Kammie giggled. "Don't worry, Minister Jackson. My thing is momentum. Like your's. I saw you licking the last drops off of your spoon, and the suicidal look on your face when it was gone."

"That's a little over-dramatic," I said. "Don't you think?"

"As soon as I got my Submind symbiont, I concentrated on feeling the station spinning beneath me, and then I felt for Saturn..."

"Please stop," I said, feeling a bit woozy. "That is not at all how I came by my feel for momentum.

"Of course not," Kammie said dismissively. "But I'm planning ahead, and a pilot needs to know how fast she's going, relatively speaking. It worked."

"Yeah?"

Kammie shrugged. "I've seen you fly, and I'm going to be better than you one day."

"Oh," I said, not sure if I should be flattered or disturbed. She was way too smart for a child her age. "Thanks."

"Hey, Dad," Kammie said with calculated excitement. "Minister Jackson's going to give me flying lessons."

"That's nice," he said, handing me a Double Chocolate Frost.

"I don't suppose you could wait a couple of years?" I asked, focusing on my spoon.

"Then too," Kammie said, stuffing her mouth with dripping, syrupy brown ice-cream.

I shrugged and followed her example.

Relative Facts

On the rare occasions when Nana had too much alcohol, she liked to share her favorite life lesson. "There's two kinds of facts--absolute and relative. You're born. You die. Gravity sucks. And Sol glows in the dark. Those are absolute. Everything else is relative."

I think I understand why she used to say that, but it's nothing I can express in words. Sharing my life in this somewhat public forum has been therapeutic and instructive, but I'm finding I don't need the release as much as I did when I started this project. I don't intend to stop writing, but more and more of my life is becoming classified secret, so I may not be around much.

You know where I've been? Living in Paula's prototype submind pod for humans, and having the most incredible sex any human has ever had.

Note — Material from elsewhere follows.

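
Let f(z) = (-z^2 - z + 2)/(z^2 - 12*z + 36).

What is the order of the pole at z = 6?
2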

Paula and I are truly married now. Our honeymoon lasted for two months, and it was the best two weeks of my life. While the universe drifted passed us, we slept at Relativity Two Something. We spent a couple of days on Jupiter Station Twelve, and the rest of the time in each other's arms.

Apparently, thanks to Paula's human seed pod, Paula and I are the parents of 17 potential offspring. Only two of them will know us as parents. The rest may never be born, or they might grow up a million light-years away. I'm not sure how I feel about that, but I know Paula, and I couldn't have stopped her.

I was going to describe the seed pod, and how we melded together and rode Relativity and each other all the way to Jupiter and back, but then I decided... It would be impossible for me to know both where I was, and how fast I was going, at the same time.